Well, I just wanted ya'll to know that today, for the very first time, I held Tristan! 

For those of you who don't know, Tristan is my little baby Bull snake who is full of bluster: hissy, nippy, likes to "strike" (meaning he lunges forward while hissing but then pulls back at the last minute). 

Lately, however, I've just been sticking my hand down inside his cage, letting him get used to the fact that it's not threatening. At first, he'd S-up and wouldn't move a bit. But yesterday he tasted me for a couple minutes and then went on his merry way... even let me touch his side, though he skedaddled real quick when I did.

So, today, I put my hand in and he basically ignored it; tongue flicked a couple times and all was good. I gently went to pick him up, and he moved a bit, but not too much. And when I was finally holding him, not a hiss, no S-ing, nothing. Curled himself around my hand and did great! 

I've had him for a couple weeks now... I pretty much left him alone for the first week, and for the second week. He totally downed a mouse hopper three days ago.

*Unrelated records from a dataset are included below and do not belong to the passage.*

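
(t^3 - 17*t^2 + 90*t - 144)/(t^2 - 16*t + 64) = (t^2 - 9*t + 18)/(t - 8)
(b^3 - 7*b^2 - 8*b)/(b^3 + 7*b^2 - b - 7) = b*(b - 8)/(b^2 + 6*b - 7)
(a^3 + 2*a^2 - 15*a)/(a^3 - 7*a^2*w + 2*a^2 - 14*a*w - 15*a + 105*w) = a/(a - 7*w)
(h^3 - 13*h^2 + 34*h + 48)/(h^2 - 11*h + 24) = (h^2 - 5*h - 6)/(h - 3)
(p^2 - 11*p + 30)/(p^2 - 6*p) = (p - 5)/p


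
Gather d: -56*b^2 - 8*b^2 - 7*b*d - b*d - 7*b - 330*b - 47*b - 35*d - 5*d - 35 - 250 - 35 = -64*b^2 - 384*b + d*(-8*b - 40) - 320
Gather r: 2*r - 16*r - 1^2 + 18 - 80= -14*r - 63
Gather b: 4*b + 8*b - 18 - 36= 12*b - 54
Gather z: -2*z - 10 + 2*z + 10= 0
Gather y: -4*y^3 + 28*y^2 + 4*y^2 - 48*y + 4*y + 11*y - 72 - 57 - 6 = -4*y^3 + 32*y^2 - 33*y - 135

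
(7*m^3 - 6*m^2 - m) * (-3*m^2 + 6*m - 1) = -21*m^5 + 60*m^4 - 40*m^3 + m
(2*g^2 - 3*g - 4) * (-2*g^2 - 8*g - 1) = -4*g^4 - 10*g^3 + 30*g^2 + 35*g + 4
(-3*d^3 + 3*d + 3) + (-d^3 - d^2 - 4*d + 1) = -4*d^3 - d^2 - d + 4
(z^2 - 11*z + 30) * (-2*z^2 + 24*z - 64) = -2*z^4 + 46*z^3 - 388*z^2 + 1424*z - 1920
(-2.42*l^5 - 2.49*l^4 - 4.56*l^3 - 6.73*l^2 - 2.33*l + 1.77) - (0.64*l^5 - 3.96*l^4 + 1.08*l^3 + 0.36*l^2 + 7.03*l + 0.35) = -3.06*l^5 + 1.47*l^4 - 5.64*l^3 - 7.09*l^2 - 9.36*l + 1.42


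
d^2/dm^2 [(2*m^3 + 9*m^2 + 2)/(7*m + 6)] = 4*(49*m^3 + 126*m^2 + 108*m + 211)/(343*m^3 + 882*m^2 + 756*m + 216)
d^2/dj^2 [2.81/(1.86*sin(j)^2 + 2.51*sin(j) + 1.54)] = (-38.885904*sin(j)^4 - 39.356298*sin(j)^3 + 72.821431*sin(j)^2 + 89.57437*sin(j) + 19.308634)/(1.86*sin(j)^2 + 2.51*sin(j) + 1.54)^3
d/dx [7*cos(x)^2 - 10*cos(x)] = 2*(5 - 7*cos(x))*sin(x)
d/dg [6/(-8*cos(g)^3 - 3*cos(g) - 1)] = 18*(8*sin(g)^2 - 9)*sin(g)/(8*cos(g)^3 + 3*cos(g) + 1)^2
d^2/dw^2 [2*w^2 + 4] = 4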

All in all... I'm incredibly pleased with the progress  :Very Happy:

----------


## joepythons

Congrats  :Rock on:

----------


## cassandra

Awesome! =)

----------


## ZEKESMOM

Great news  :Smile:

----------


## Freakie_frog

glad to see he's adjusting well.. good job

----------


## tideguyinva

congratulations  awesome to hold them isnt it.

----------


## Schlyne

Congratulations!

They can put up quite a display when they want to  :Very Happy:

----------